Tiktok Project - Regression Model
Tiktok claims classification project
Overview:
The TikTok data team's objective is to create a machine-learning model to aid in distinguishing between claims and opinions in user submissions. They noticed a significant pattern where verified users are more inclined to post opinions. To achieve their ultimate goal of classifying claims and opinions effectively, they focused on developing a logistic regression model that can predict the verified status of accounts. This prediction is crucial since verified accounts tend to be associated with a higher likelihood of posting opinions. By leveraging this model, the data team can gain valuable insights into user behavior and improve the accuracy of claim and opinion classification for a safer and more informative TikTok platform.
Pace: Plan Stage
Stakeholders: Project Management Officer, Data Science Lead, President.
Purpose and goal: to build and evaluate logistic regression models.
Initial Observations:
There are no duplicates in the data
There are very few missing values relative to the number of samples in the dataset. Therefore, observations with missing values can be dropped.
pAce: Analyze Stage
Approximately 94.2% of the dataset represents videos posted by unverified accounts and 5.8% represents videos posted by verified accounts. So the outcome variable is not very balanced.
Letter count distributions for both verified and not verified are approximately normal with a slight right skew
paCe: Construct Stage
The above heatmap shows that the following pair of variables are strongly correlated: video_view_count and video_like_count (0.85 correlation coefficient).
The upper-left quadrant displays the number of true negatives: the number of videos posted by unverified accounts that the model accurately classified as so.
The upper-right quadrant displays the number of false positives: the number of videos posted by unverified accounts that the model misclassified as posted by verified accounts.
The lower-left quadrant displays the number of false negatives: the number of videos posted by verified accounts that the model misclassified as posted by unverified accounts.
The lower-right quadrant displays the number of true positives: the number of videos posted by verified accounts that the model accurately classified as so.
A perfect model would yield all true negatives and true positives, and no false negatives or false positives.
The classification report above shows that the logistic regression model achieved a precision of 69% and a recall of 66% (weighted averages), and it achieved an accuracy of 66%.
Note:
According to the logistic regression's estimated model coefficients, there is a strong association between longer videos and higher odds of the user being verified. In other words, verified accounts on TikTok are more likely to post longer videos compared to non-verified accounts.

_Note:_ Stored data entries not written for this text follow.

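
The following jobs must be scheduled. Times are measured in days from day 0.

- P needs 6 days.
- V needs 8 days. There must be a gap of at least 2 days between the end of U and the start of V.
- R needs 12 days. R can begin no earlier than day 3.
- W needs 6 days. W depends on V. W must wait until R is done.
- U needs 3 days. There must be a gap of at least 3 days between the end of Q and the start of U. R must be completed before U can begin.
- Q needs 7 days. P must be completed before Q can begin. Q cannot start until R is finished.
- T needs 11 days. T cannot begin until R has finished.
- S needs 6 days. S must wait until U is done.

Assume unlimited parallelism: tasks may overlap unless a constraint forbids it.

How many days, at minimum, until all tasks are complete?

44

After its own release at day 3, R can start at day 3 and finishes at day 15.
After R (finishes day 15), T can start at day 15 and finishes at day 26.
P can start immediately at day 0; it finishes at day 6.
For Q: P (finishes day 6); R (finishes day 15). Taking the maximum gives a start of day 15, and it finishes at 15 + 7 = day 22.
U has to wait for Q (finishes day 22, plus 3-day gap → day 25); R (finishes day 15). The latest of these is day 25, so U runs day 25 to 25 + 3 = day 28.
V cannot begin until U (finishes day 28, plus 2-day gap → day 30). It runs from day 30 to 30 + 8 = day 38.
W has to wait for V (finishes day 38); R (finishes day 15). The latest of these is day 38, so W runs day 38 to 38 + 6 = day 44.
S cannot begin until U (finishes day 28). It runs from day 28 to 28 + 6 = day 34.
All tasks are finished once the last one completes. Finish times: P at 6, Q at 22, R at 15, S at 34, T at 26, U at 28, V at 38, W at 44. The latest is day 44.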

However, the model's estimated coefficients for other video features are relatively small, indicating that their connection to verified status is minor. Consequently, attributes such as video content, engagement levels, and posting frequency do not appear to significantly influence an account's likelihood of being verified.
In summary, the analysis suggests that video length plays a significant role in determining verification status, while other video features do not have a substantial impact on whether an account is verified or not.
pacE: Execute Stage
Conclusion:
The dataset has a few strongly correlated variables, which might lead to multicollinearity issues when fitting a logistic regression model. We decided to drop video_like_count from the model building.
Based on the logistic regression model, each additional second of the video is associated with 0.01 increase in the log-odds of the user having a verified status.
The logistic regression model had decent predictive power: a precision of 69% and a recall of 66% (weighted averages), and it achieved an accuracy of 66%.
We developed a logistic regression model for verified status based on video features. The model had decent predictive power (69% precision and 66% recall). Based on the estimated model coefficients from the logistic regression, longer videos tend to be associated with higher odds of the user being verified. Other video features have small estimated coefficients in the model, so their association with verified status seems to be small.
Next steps:
Now that the TikTok data team has successfully built the logistic regression model to predict the verified status of user accounts, the next crucial step is to construct a classification model specifically designed to predict the status of claims made by users. This classification model will serve as the final project and fulfill the original expectation of the TikTok team.
With the data team's thorough analysis of user behavior, considering factors such as verified status being linked to a higher tendency to post opinions, there is now enough valuable information to analyze the results of the claim classification model with a helpful context around user behavior.
By examining the outcomes of this model in light of user behavior patterns, the TikTok team can gain deeper insights into how claims are made on the platform and identify any correlations with certain user types or behaviors. This comprehensive understanding will enable TikTok to enhance content moderation, prioritize reviews, and create a safer and more engaging environment for its users.
Overall, the completion of this classification model and the insightful analysis of its results will be crucial steps towards TikTok's goal of effectively identifying and managing claims and opinions on its platform.